Do you think it's worth having on the scheduler side? E.g. does it give you
more freedom in placement?
It's not completely free to get (think "an MSR read") and
there's the interesting question if this would be a per cpu
or a global statement... but we can get this

And at least for client systems (read: relatively low core counts) the cache
will get flushed quite a lot on Intel.
(and then refilled quickly of course)

>> 4) this is the most important one, but like the hardest one: An interface
>> from the scheduler that says "we are performance sensitive now": void
>> arch_sched_performance_sensitive(int duration_ms);
>>
>>     I've put a duration as argument, rather than a "arch_no_longer_sensitive",
>>     to avoid for the scheduler to run some periodic timer/whatever to keep
>>     this; rather it is sort of a "lease", that the scheduler can renew as
>>     often as it wants; but it auto-expires eventually.
>>
>>     with this the hardware and/or hardware drivers can make a performance bias
>>     in their decisions based on what is actually the driving force behind both
>>     P and C state decisions: performance sensitivity.  (all this utilization
>>     stuff menu but also the P state drivers try to do is estimating how
>>     sensitive we are to performance, and if we're not sensitive, consider
>>     sacrificing some performance for power. Even with race-to-halt, sometimes
>>     sacrificing a little performance gives a power benefit at the top of the
>>     range)
>
> Right, trouble is of course we have nothing to base this on. Our task model
> completely lacks any clue for this. And the problem with introducing something
> like that would also be that I suspect that within a few years every single
> task on the system would find itself 'important'.
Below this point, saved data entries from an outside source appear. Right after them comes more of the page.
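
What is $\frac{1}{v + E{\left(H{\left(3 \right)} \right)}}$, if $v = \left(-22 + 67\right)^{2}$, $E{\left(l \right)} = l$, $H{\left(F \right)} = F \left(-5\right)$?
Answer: $\frac{1}{2010} \approx 0.00049751$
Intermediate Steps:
$H{\left(F \right)} = - 5 F$
$v = 2025$ ($v = 45^{2} = 2025$)
$\frac{1}{v + E{\left(H{\left(3 \right)} \right)}} = \frac{1}{2025 - 15} = \frac{1}{2010}$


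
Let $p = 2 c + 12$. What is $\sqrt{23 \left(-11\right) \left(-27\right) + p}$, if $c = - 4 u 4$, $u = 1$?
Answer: $7 \sqrt{139} \approx 82.529$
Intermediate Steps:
$c = -16$ ($c = \left(-4\right) 1 \cdot 4 = \left(-4\right) 4 = -16$)
$p = -20$ ($p = 2 \left(-16\right) + 12 = -32 + 12 = -20$)
$\sqrt{23 \left(-11\right) \left(-27\right) + p} = \sqrt{23 \left(-11\right) \left(-27\right) - 20} = \sqrt{\left(-253\right) \left(-27\right) - 20} = \sqrt{6831 - 20} = \sqrt{6811} = 7 \sqrt{139}$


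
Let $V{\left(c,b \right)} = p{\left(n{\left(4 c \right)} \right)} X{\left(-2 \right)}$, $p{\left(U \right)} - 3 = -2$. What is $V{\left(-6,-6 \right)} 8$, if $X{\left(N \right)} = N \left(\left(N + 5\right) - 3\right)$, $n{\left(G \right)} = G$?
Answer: $0$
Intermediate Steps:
$X{\left(N \right)} = N \left(2 + N\right)$ ($X{\left(N \right)} = N \left(\left(5 + N\right) - 3\right) = N \left(2 + N\right)$)
$p{\left(U \right)} = 1$ ($p{\left(U \right)} = 3 - 2 = 1$)
$V{\left(c,b \right)} = 0$ ($V{\left(c,b \right)} = 1 \left(- 2 \left(2 - 2\right)\right) = 1 \left(\left(-2\right) 0\right) = 1 \cdot 0 = 0$)
$V{\left(-6,-6 \right)} 8 = 0 \cdot 8 = 0$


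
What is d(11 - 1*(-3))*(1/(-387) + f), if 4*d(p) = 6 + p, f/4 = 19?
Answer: 147055/387 ≈ 379.99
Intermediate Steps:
f = 76 (f = 4*19 = 76)
d(p) = 3/2 + p/4 (d(p) = (6 + p)/4 = 3/2 + p/4)
d(11 - 1*(-3))*(1/(-387) + f) = (3/2 + (11 - 1*(-3))/4)*(1/(-387) + 76) = (3/2 + (11 + 3)/4)*(-1/387 + 76) = (3/2 + (¼)*14)*(29411/387) = (3/2 + 7/2)*(29411/387) = 5*(29411/387) = 147055/387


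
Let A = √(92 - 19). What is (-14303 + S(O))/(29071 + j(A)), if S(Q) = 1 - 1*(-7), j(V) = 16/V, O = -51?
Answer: -10112201995/20564660579 + 76240*√73/20564660579 ≈ -0.49170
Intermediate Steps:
A = √73 ≈ 8.5440
S(Q) = 8 (S(Q) = 1 + 7 = 8)
(-14303 + S(O))/(29071 + j(A)) = (-14303 + 8)/(29071 + 16/(√73)) = -14295/(29071 + 16*(√73/73)) = -14295/(29071 + 16*√73/73)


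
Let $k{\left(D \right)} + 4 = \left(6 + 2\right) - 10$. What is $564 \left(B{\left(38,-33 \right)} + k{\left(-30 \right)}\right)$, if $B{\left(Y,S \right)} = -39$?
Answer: $-25380$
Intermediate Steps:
$k{\left(D \right)} = -6$ ($k{\left(D \right)} = -4 + \left(\left(6 + 2\right) - 10\right) = -4 + \left(8 - 10\right) = -4 - 2 = -6$)
$564 \left(B{\left(38,-33 \right)} + k{\left(-30 \right)}\right) = 564 \left(-39 - 6\right) = 564 \left(-45\right) = -25380$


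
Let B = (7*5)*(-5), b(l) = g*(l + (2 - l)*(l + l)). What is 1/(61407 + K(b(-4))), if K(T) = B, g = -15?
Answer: 1/61232 ≈ 1.6331e-5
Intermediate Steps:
b(l) = -15*l - 30*l*(2 - l) (b(l) = -15*(l + (2 - l)*(l + l)) = -15*(l + (2 - l)*(2*l)) = -15*(l + 2*l*(2 - l)) = -15*l - 30*l*(2 - l))
B = -175 (B = 35*(-5) = -175)
K(T) = -175
1/(61407 + K(b(-4))) = 1/(61407 - 175) = 1/61232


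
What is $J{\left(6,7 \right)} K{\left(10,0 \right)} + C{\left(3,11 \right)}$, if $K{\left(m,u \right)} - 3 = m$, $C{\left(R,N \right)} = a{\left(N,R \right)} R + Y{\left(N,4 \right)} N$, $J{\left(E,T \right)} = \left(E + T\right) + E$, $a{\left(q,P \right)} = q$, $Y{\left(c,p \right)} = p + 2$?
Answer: $346$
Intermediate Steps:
$Y{\left(c,p \right)} = 2 + p$
$J{\left(E,T \right)} = T + 2 E$
$C{\left(R,N \right)} = 6 N + N R$ ($C{\left(R,N \right)} = N R + \left(2 + 4\right) N = N R + 6 N = 6 N + N R$)
$K{\left(m,u \right)} = 3 + m$
$J{\left(6,7 \right)} K{\left(10,0 \right)} + C{\left(3,11 \right)} = \left(7 + 2 \cdot 6\right) \left(3 + 10\right) + 11 \left(6 + 3\right) = \left(7 + 12\right) 13 + 11 \cdot 9 = 19 \cdot 13 + 99 = 247 + 99 = 346$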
there are some clear cases we can do.
but yes it's hard.
BUT we try to do the same thing today implicitly. Basically "using cpu time" is
used as proxy for performance sensitive in the "ondemand" governor.
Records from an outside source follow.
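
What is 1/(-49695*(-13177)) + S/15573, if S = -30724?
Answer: -6706342696429/3399227798865 ≈ -1.9729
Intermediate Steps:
1/(-49695*(-13177)) + S/15573 = 1/(-49695*(-13177)) - 30724/15573 = -1/49695*(-1/13177) - 30724*1/15573 = 1/654831015 - 30724/15573 = -6706342696429/3399227798865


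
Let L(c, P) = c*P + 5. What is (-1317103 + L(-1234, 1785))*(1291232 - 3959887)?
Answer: 9393099845140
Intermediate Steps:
L(c, P) = 5 + P*c (L(c, P) = P*c + 5 = 5 + P*c)
(-1317103 + L(-1234, 1785))*(1291232 - 3959887) = (-1317103 + (5 + 1785*(-1234)))*(1291232 - 3959887) = (-1317103 + (5 - 2202690))*(-2668655) = (-1317103 - 2202685)*(-2668655) = -3519788*(-2668655) = 9393099845140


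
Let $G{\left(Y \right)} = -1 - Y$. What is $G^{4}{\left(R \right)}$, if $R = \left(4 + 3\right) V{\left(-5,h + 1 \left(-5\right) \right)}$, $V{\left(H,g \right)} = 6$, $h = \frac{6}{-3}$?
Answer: $3418801$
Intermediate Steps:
$h = -2$ ($h = 6 \left(- \frac{1}{3}\right) = -2$)
$R = 42$ ($R = \left(4 + 3\right) 6 = 7 \cdot 6 = 42$)
$G^{4}{\left(R \right)} = \left(-1 - 42\right)^{4} = \left(-43\right)^{4} = 3418801$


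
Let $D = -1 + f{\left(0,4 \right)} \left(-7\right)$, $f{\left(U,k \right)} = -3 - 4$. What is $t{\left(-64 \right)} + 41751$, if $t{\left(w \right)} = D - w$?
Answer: $41863$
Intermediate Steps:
$f{\left(U,k \right)} = -7$ ($f{\left(U,k \right)} = -3 - 4 = -7$)
$D = 48$ ($D = -1 - -49 = -1 + 49 = 48$)
$t{\left(w \right)} = 48 - w$
$t{\left(-64 \right)} + 41751 = \left(48 - -64\right) + 41751 = \left(48 + 64\right) + 41751 = 112 + 41751 = 41863$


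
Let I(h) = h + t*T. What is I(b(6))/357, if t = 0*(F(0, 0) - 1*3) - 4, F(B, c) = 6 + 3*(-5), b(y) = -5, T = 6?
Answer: -29/357 ≈ -0.081233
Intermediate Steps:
F(B, c) = -9 (F(B, c) = 6 - 15 = -9)
t = -4 (t = 0*(-9 - 1*3) - 4 = 0*(-9 - 3) - 4 = 0*(-12) - 4 = 0 - 4 = -4)
I(h) = -24 + h (I(h) = h - 4*6 = h - 24 = -24 + h)
I(b(6))/357 = (-24 - 5)/357 = -29*1/357 = -29/357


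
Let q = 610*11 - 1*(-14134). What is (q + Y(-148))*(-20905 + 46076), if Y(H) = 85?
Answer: 526803859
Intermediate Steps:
q = 20844 (q = 6710 + 14134 = 20844)
(q + Y(-148))*(-20905 + 46076) = (20844 + 85)*(-20905 + 46076) = 20929*25171 = 526803859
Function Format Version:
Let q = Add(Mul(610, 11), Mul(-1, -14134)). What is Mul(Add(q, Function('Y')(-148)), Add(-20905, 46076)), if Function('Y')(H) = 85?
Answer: 526803859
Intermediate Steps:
q = 20844 (q = Add(6710, 14134) = 20844)
Mul(Add(q, Function('Y')(-148)), Add(-20905, 46076)) = Mul(Add(20844, 85), Add(-20905, 46076)) = Mul(20929, 25171) = 526803859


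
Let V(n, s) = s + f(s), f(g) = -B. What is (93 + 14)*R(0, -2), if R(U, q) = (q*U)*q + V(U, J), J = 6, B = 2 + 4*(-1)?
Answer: 856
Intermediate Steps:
B = -2 (B = 2 - 4 = -2)
f(g) = 2 (f(g) = -1*(-2) = 2)
V(n, s) = 2 + s (V(n, s) = s + 2 = 2 + s)
R(U, q) = 8 + U*q² (R(U, q) = (q*U)*q + (2 + 6) = (U*q)*q + 8 = U*q² + 8 = 8 + U*q²)
(93 + 14)*R(0, -2) = (93 + 14)*(8 + 0*(-2)²) = 107*(8 + 0*4) = 107*(8 + 0) = 107*8 = 856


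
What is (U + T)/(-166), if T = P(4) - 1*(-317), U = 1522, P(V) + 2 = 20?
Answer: -1857/166 ≈ -11.187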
>> there is a time below which waking up a core (not hyperthread pair, that is
>> ALWAYS worth it since it's insanely cheap) is not worth it.  Think in the
>> order of "+/- 50 microseconds".
>
> OK.
>
>>> Also, most what you say for single socket systems; what does Intel want for
>>> multi-socket systems?
>>
>> for multisocket, rule number one is "don't screw up numa".
>> for tasks where numa matters, that's the top priority.
>
> OK, so again, make sure to get the work done as quickly as possible and go idle
> again.

it's more about "don't run inefficient".
If you run, say, 10% less efficient than you could, any power saving feature will
first need to make up those 10% before it starts winning.
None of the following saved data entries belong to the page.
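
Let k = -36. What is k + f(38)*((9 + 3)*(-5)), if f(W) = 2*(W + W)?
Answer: -9156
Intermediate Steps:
f(W) = 4*W (f(W) = 2*(2*W) = 4*W)
k + f(38)*((9 + 3)*(-5)) = -36 + (4*38)*((9 + 3)*(-5)) = -36 + 152*(12*(-5)) = -36 + 152*(-60) = -36 - 9120 = -9156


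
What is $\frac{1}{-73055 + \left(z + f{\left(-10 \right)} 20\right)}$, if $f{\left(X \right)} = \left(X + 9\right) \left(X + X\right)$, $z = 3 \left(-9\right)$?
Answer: $- \frac{1}{72682} \approx -1.3759 \cdot 10^{-5}$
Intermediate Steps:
$z = -27$
$f{\left(X \right)} = 2 X \left(9 + X\right)$ ($f{\left(X \right)} = \left(9 + X\right) 2 X = 2 X \left(9 + X\right)$)
$\frac{1}{-73055 + \left(z + f{\left(-10 \right)} 20\right)} = \frac{1}{-73055 - \left(27 - 2 \left(-10\right) \left(9 - 10\right) 20\right)} = \frac{1}{-73055 - \left(27 - 2 \left(-10\right) \left(-1\right) 20\right)} = \frac{1}{-73055 + \left(-27 + 20 \cdot 20\right)} = \frac{1}{-73055 + \left(-27 + 400\right)} = \frac{1}{-73055 + 373} = \frac{1}{-72682} = - \frac{1}{72682}$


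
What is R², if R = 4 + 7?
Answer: 121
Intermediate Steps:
R = 11
R² = 11² = 121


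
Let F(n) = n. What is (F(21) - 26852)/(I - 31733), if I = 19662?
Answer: 26831/12071 ≈ 2.2228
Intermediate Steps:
(F(21) - 26852)/(I - 31733) = (21 - 26852)/(19662 - 31733) = -26831/(-12071) = -26831*(-1/12071) = 26831/12071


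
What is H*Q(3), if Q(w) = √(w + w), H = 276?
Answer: 276*√6 ≈ 676.06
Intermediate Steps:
Q(w) = √2*√w (Q(w) = √(2*w) = √2*√w)
H*Q(3) = 276*(√2*√3) = 276*√6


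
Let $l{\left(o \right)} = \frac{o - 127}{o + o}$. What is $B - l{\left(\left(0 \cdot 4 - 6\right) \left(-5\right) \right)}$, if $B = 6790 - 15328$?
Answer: $- \frac{512183}{60} \approx -8536.4$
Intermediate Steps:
$l{\left(o \right)} = \frac{-127 + o}{2 o}$
$B = -8538$
$B - l{\left(\left(0 \cdot 4 - 6\right) \left(-5\right) \right)} = -8538 - \frac{-127 + \left(0 \cdot 4 - 6\right) \left(-5\right)}{2 \left(0 \cdot 4 - 6\right) \left(-5\right)} = -8538 - \frac{-127 + \left(0 - 6\right) \left(-5\right)}{2 \left(0 - 6\right) \left(-5\right)} = -8538 - \frac{-127 - -30}{2 \left(\left(-6\right) \left(-5\right)\right)} = -8538 - \frac{-127 + 30}{2 \cdot 30} = -8538 - \frac{1}{2} \cdot \frac{1}{30} \left(-97\right) = -8538 - - \frac{97}{60} = -8538 + \frac{97}{60} = - \frac{512183}{60}$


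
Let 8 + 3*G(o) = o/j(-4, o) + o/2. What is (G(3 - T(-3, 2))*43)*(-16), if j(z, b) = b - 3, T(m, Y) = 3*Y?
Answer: 2064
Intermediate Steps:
j(z, b) = -3 + b
G(o) = -8/3 + o/6 + o/(3*(-3 + o)) (G(o) = -8/3 + (o/(-3 + o) + o/2)/3 = -8/3 + (o/2 + o/(-3 + o))/3 = -8/3 + (o/6 + o/(3*(-3 + o))) = -8/3 + o/6 + o/(3*(-3 + o)))
(G(3 - T(-3, 2))*43)*(-16) = (((48 + (3 - 3*2)**2 - 17*(3 - 3*2))/(6*(-3 + (3 - 3*2))))*43)*(-16) = (((48 + (3 - 1*6)**2 - 17*(3 - 1*6))/(6*(-3 + (3 - 1*6))))*43)*(-16) = (((48 + (3 - 6)**2 - 17*(3 - 6))/(6*(-3 + (3 - 6))))*43)*(-16) = (((48 + (-3)**2 - 17*(-3))/(6*(-3 - 3)))*43)*(-16) = (((1/6)*(48 + 9 + 51)/(-6))*43)*(-16) = (((1/6)*(-1/6)*108)*43)*(-16) = -3*43*(-16) = -129*(-16) = 2064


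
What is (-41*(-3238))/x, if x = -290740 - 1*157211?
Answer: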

A simple example would be bubble sort versus quicksort for a sizable data set.
If some theoretical CPU could run bubble sort instructions faster than quicksort instructions,
it's still a bad idea due to the general inefficiency of bubble sort.

Doing NUMA badly is not quite THAT bad, but still, it causes quite big inefficiencies
for tasks where NUMA matters... and winning that back in power tricks is going to be hard.